W meczu o Finał turnieju, zdając sobie sprawę z ogromnego potencjału ofensywnego naszego rywala, głównym założeniem było zachować bezpieczeństwo pod własną bramką i wyprowadzać szybkie ataki. Jeden z takich właśnie ataków przyniósł nam rzut wolny po nieprzepisowym zagraniu rywala. Do piłki podszedł sam poszkodowany - czyli Adam Strojec i strzelił... FE-NO-ME-NALNIE ! Piłka z ogromną siłą zerwała pajęczynę z okienka bramki i sensacyjnie wyszliśmy na prowadzenie. Upływające minuty to huralne ataki Parasola, które mimo wszystko nie robiły na nas wrażenie i rzadko kiedy zatrudniały Filipa do interwencji. Dopiero na nieco ponad dwie minuty do zakończenia meczu, Adam wykonał czysty wślizg w polu karnym, wybijając piłkę spod nóg przeciwnika, jednak zasady turnieju zabraniały wykonywania wślizgów i sędzia wskazał na rzut karny... Do piłki podszedł najlepszy strzelec turnieju i na raty pokonał naszego bramkarza. 
Mamy więc remis i ostatnie fragmenty meczu były po obu stronach bardzo nerwowe. Wynik nie uległ już zmianie i o wszystkim miały zadecydować rzuty karne!

Jako pierwszy do piłki podszedł ten- który był zdecydowanie bohaterem tego meczu, czyli Adam, a warto też dodać, że we wszystkich konkursach rzutów karnych jakie przyszło nam rozegrać, nie pomylił się ani razu. Tym razem uderzył jednak czytelnie i świetnie dysponowany bramkarz Parasola odbił piłkę. Po chwili zawodnik Parasola trafił do siatki i po pierwszej z trzech serii przegrywaliśmy 0-1. Kolejna seria to skuteczne próby obu drużyn, po naszej stronie trafił Oliwier Benek. Trzecia seria to trafienie Kuby Szczepaniuka i ostatnia próba Parasola.
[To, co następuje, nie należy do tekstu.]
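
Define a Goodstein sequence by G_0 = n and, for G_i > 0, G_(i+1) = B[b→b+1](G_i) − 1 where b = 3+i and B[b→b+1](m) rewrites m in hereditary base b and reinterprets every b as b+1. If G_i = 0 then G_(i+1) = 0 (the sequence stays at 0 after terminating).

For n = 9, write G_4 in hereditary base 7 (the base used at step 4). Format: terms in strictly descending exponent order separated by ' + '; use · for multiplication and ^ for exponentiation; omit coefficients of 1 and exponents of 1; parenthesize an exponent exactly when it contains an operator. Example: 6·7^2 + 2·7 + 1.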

Filip, który od trzeciego meczu był praktycznie nie do pokonania, wybronił karnego i przedłużył nasze szanse na awans do finału. Kolejna seria do pierwszego błędy nie przyniosła rozstrzygnięcia a po naszej stronie skuteczny był Szymon Lisiecki. Piąta seria okazała się decydująca a swojej szansy nie wykorzystał niestety Kuba Laszczyński i z awansu do finału cieszył się zespół Parasola.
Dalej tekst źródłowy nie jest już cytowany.